Implication, motivation, compétition, les raisons invoquées sont nombreuses pour conditionner le montant d’une partie de la rémunération, versée sous forme de primes ou bonus, à la réalisation d’objectifs, individuels ou collectifs, plus ou moins imposés.
Ces techniques de rémunération variable ne peuvent évidemment pas conduire à abaisser la rémunération globale en-dessous des minima légaux et conventionnels (arrêt du 2 juillet 2002) et elle en constitue parfois une part non négligeable.
Si le contrat de travail ne précise pas que les objectifs doivent être déterminés avec l’accord du salarié, l’employeur peut les fixer unilatéralement dans le cadre de son pouvoir de direction. Toutefois, cette liberté est encadrée et la Cour de Cassation vient encore de le rappeler.
Des objectifs déterminés avec objectivité et réalisme
Deux conditions doivent être respectées dans la détermination des objectifs imposés au salarié, l’une tenant à leur nature, l’autre à la qualité de l’information qui en est donnée au salarié. Tout d’abord, les objectifs doivent être «objectifs », c’est-à-dire, fondés sur des éléments indépendants de la volonté de l’employeur. Ils doivent ensuite être réalisables (arrêt du 2 mars 2011). La fixation d’objectifs irréalisables est prohibée, le salarié doit être en mesure de les atteindre, dans des conditions normales. Concrètement, il peut s’agir d’une prime déterminée en fonction du nombre de clients démarchés, du développement du chiffre d’affaire, de la maitrise des frais professionnels, du respect de remises, etc. Dans tous les cas, l’employeur devra être en mesure de démontrer que lorsqu’il a fixé les objectifs, ils étaient « réalisables », et qu’il en a apprécié la réalisation en fin d’exercice avec « réalisme ». L’employeur doit également s’assurer de la bonne compréhension des objectifs par le salarié auquel ils sont assignés. La Cour de Cassation exige ainsi que seuls des objectifs rédigés en français sont opposables au salarié (arrêt du 29 juin 2011), et qu’ils doivent être portés à la connaissance du salarié en début d’exercice. Le salarié n’est tenu à la réalisation des objectifs unilatéralement fixés par son employeur que s’il n’en connaissait la teneur, sans omettre de rappeler que la jurisprudence impose que le salarié soit également en mesure de connaître les modalités de calcul de sa rémunération variable (arrêt du 18 juin 2008)

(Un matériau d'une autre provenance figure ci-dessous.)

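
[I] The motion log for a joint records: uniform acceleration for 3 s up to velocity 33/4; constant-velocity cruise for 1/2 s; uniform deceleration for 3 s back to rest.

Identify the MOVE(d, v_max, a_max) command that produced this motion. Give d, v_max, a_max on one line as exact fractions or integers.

a_max = (33/4)/3 = 11/4
d_a = ½·33/4·3 = 99/8; d_c = 33/4·1/2 = 33/8
d = 2·99/8 + 33/8 = 231/8
t_c = 1/2 > 0 so v_max = 33/4

d=231/8 v_max=33/4 a_max=11/4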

Des objectifs annuels déterminés chaque année
L’employeur est tenu au strict respect de la règle contractuelle. Si les objectifs ne sont pas tacitement reconduits d’une année sur l’autre, il doit prendre soin de les définir chaque année sous peine de voir son manquement constituer une faute contractuelle justifiant la prise d’acte de la rupture du contrat de travail par son salarié. C’est en effet ce qu’a récemment décidé la Cour de Cassation (arrêt du 29 juin 2011) « lorsque le contrat de travail prévoit que la rémunération variable dépend d’objectifs fixés annuellement par l’employeur, le défaut de fixation desdits objectifs constitue un manquement de l’employeur son obligation justifiant, a lui seul, que la prise d’acte produisent les effets d’un licenciement sans cause réelle et sérieuse ».
A l’impossible, nul n’est tenu
La non-réalisation des objectifs ne justifie pas en elle-même un licenciement. La rupture ne peut être envisagée qui si les objectifs étaient réalistes et réalisables et si la preuve de manquements du salarié qui ne les a pas atteints peut être rapportée (arrêt du 3 octobre 2007).